I've never tried, but I can't imagine why not as long as you can get a hold of the wires. It's the shielding part that's questionable, but I have yet to run into a shielded flat cable that I'd want to buy.
 
I've never tried, but I can't imagine why not as long as you can get a hold of the wires. It's the shielding part that's questionable, but I have yet to run into a shielded flat cable that I'd want to buy.
It's connectors I need. But just physically getting to the wires surely isn't enough, you also have to put them in a certain configuration for Cat7 and crimp them a certain way, no?
 
Yeah there are patterns you have to follow depending on use. Just google it. Plenty of youtube video on how to crimp.
Ok, but a flat Cat7 has no problems being crimped into a regular rj45 connector? No loss of speed I read about somewhere online?
 
I can crimp, I've been doing it for years, I'm asking whether the physical crimping of the cable somehow bottlenecks a Cat7 when you use a Cat6 connector.

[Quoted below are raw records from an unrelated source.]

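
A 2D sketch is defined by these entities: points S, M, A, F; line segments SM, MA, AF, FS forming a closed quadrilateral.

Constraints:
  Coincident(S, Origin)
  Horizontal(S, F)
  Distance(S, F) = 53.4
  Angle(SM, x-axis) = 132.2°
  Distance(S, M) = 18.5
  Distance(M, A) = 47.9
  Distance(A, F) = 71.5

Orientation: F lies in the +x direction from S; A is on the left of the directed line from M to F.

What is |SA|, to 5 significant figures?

57.126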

I doubt it makes a difference to your use. Unless you are planning to build a datacenter based on hand crimped cables. Make sure it is the shielded head. The cable's construction determines category, the head is just a connector but you want shielded for cat 6 and 7

What kind of hardware are we talking about here? I can't picture having cat 7 hardware and hand crimping flat cable.
 
Have you torn apart the cable yet? I worry now since flat and thin cables are getting slimmer. Even the newer CAT6a S/STP cables from Monoprice are freakin' 36 AWG. Holy hell, isn't that thinner than a human hair? Additionally when you try to get the connector pins to bite is there even enough insulation for them to bite into?
 
I doubt it makes a difference to your use. Unless you are planning to build a datacenter based on hand crimped cables. Make sure it is the shielded head. The cable's construction determines category, the head is just a connector but you want shielded for cat 6 and 7
What kind of hardware are we talking about here? I can't picture having cat 7 hardware and hand crimping flat cable.
I've got shielded connectors. And this is just a one cable home use application.
 
Additionally when you try to get the connector pins to bite is there even enough insulation for them to bite into?
This is what I'm concerned about happening. I've haven't cut into it yet. This is to replace a connector that has a snapped peg/leg/hold-in-place-thingy.
 
This is what I'm concerned about happening. I've haven't cut into it yet. This is to replace a connector that has a snapped peg/leg/hold-in-place-thingy.

Oh for that? If you still have the broken tab around, crazy glue and reinforce with baking soda 2-3x, seriously. You can also buy a pack of RJ-CLIPs (sp?). It attaches to the end of the connector. You can also do the zip tie hack.